Artificial Intelligence and Big Data in the Telecoms Industry
The global business value of Artificial Intelligence (AI) is estimated to be in the trillions of dollars in the coming years. There are great applications of AI such as improved diagnosis of cancer, selfdriving cars, automatic translation, personalisation, and even art creation or music composition. What has enabled AI to make such leapfrog in the last decade that it has become so powerful? There are basically three reasons: i) the abundance of data; ii) democratised access to economic processing power; and iii) new Machine Learning techniques such as Deep Learning (many-layer neural networks). It is the combination of those factors that make AI applicable to almost any tasks there is, and hence the estimated global business value.
However, it is not easy for large enterprises to become data-driven and AI-powered; it is a long and difficult journey where progress is made through different phases. The journey usually starts with an exploration phase where the potential value of data and AI is tested through some initial pilots. If successful, the next phase is a transformation phase where the organization becomes serious about data: a global roadmap is established, key use cases are implemented in the main business areas, and data silos are broken. Once in the third phase—the data-driven phase—most of the organisation’s important decisions are informed by data using machine learning techniques. Data is democratised to the rest of the company, the company culture is becoming more data-friendly, and new, data-driven business models see the light. In the last phase, full advantage can be taken of AI by applying it at scale across the company. When data and AI have taken such an important role, also other aspects like trust, privacy, ethics, and social good are becoming key for sustainable growth.
Current Natural Language Processing and Machine Learning techniques are good enough to automate a significant amount of customer interactions
Many companies have learned the hard way that one of the main problems for scaling big data and AI is related to data access and fragmentation, leading to the annoying phenomenon that repeating the same project in a different business does not result in time gain—most of the time is dedicated to data integration. Some enterprises therefore have taken the decision to define a common data format across their organisation and subsidiaries allowing a rapid “lift & shift” approach of successful use cases. Telefonica has defined its so-called “Fourth Platform” that consolidates in a common data format with all data coming from its operational systems. All big data and AI applications are then executed on top of this common format. Other lessons that we have learned during our data and AI journey relate to decisions such as: to whom should the Chief Data Officer report to? What is the relation between IT and Data/AI? How to select use cases? How to measure economic impact? How to assess data maturity? How to ensure a responsible use of AI? At our blog “data-speaks”, we explain several of those questions in detail.

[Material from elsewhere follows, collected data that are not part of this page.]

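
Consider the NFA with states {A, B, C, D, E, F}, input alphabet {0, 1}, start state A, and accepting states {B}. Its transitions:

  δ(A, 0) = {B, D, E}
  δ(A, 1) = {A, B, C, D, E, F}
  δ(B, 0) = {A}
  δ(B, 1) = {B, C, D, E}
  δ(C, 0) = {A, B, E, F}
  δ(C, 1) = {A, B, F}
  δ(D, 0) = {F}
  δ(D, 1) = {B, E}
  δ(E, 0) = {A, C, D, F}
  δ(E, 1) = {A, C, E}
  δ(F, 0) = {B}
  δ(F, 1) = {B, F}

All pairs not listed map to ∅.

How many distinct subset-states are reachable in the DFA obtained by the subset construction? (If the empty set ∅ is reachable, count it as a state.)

6

Start state of the DFA: {A}.
{A} --0--> {B, D, E}  [new]
{A} --1--> {A, B, C, D, E, F}  [new]
{B, D, E} --0--> {A, C, D, F}  [new]
{B, D, E} --1--> {A, B, C, D, E}  [new]
{A, B, C, D, E, F} --0--> {A, B, C, D, E, F}  [seen]
{A, B, C, D, E, F} --1--> {A, B, C, D, E, F}  [seen]
{A, C, D, F} --0--> {A, B, D, E, F}  [new]
{A, C, D, F} --1--> {A, B, C, D, E, F}  [seen]
{A, B, C, D, E} --0--> {A, B, C, D, E, F}  [seen]
{A, B, C, D, E} --1--> {A, B, C, D, E, F}  [seen]
{A, B, D, E, F} --0--> {A, B, C, D, E, F}  [seen]
{A, B, D, E, F} --1--> {A, B, C, D, E, F}  [seen]
Reachable DFA states: {A}, {B, D, E}, {A, B, C, D, E, F}, {A, C, D, F}, {A, B, C, D, E}, {A, B, D, E, F}.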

Let us dive a little deeper in the specific opportunities for AI in the telecoms industry. Firstly, there are many applications to optimise the core business. Think about network planning optimisation, point of sale optimisation, churn reduction, intelligent pricing, device recommendation, B2B sales optimisation, and so on. There are literally dozens of possible use cases, which together can generate hundreds of millions of value if applied at scale across the organisation.
Secondly, AI and data can be used to improve the interaction with the customers. Think about chatbots that not only answer generic questions, but have access to personal customer data to attend to each customer in a personalised way, and allow for multiple types of interaction such as text, speech, and point & click. Current Natural Language Processing and Machine Learning techniques are good enough to automate a significant amount of customer interactions. If you take into account that those interactions happen in many different places including websites, mobile apps, and social networks, call centres, and shops, then you can imagine the huge opportunity implied by implementing this technology at scale. This reverts in better, more consistent customer service, where AI takes care of the repetitive and boring interactions, while human agents can focus on the more complex and interesting interactions. But it also allows for significant cost savings through less outsourcing of customer relation services.
The third opportunity is based on the differential value that mobile network data embodies. Every interaction with a telecoms network, be it from a person or an IoT sensor, generates a digital trail. By anonymising and aggregating all those data points in a privacy-respecting manner, this data can be turned into highlevel insights about mobility patterns in cities or countries (how crowds move around) and about footfall (where crowds are at certain times). And those insights provide very relevant information for sectors such as transportation, tourism, retail, finance, and public administration. As an example, Telefónica’s Data & AI Unit—LUCA—has performed over 400 of such projects with clients in the past three years; really a new business. However, apart from business value, the same insights can generate value for societies: Data & AI for Social Good. In several projects with international organizations such as UNICEF, FAO, IABD, UN Global Pulse, and World Bank, we have used those insights for predicting spread of pandemics, assessing the impact of natural disasters, improving air quality in large cities, and supporting governments in understanding forced migrations.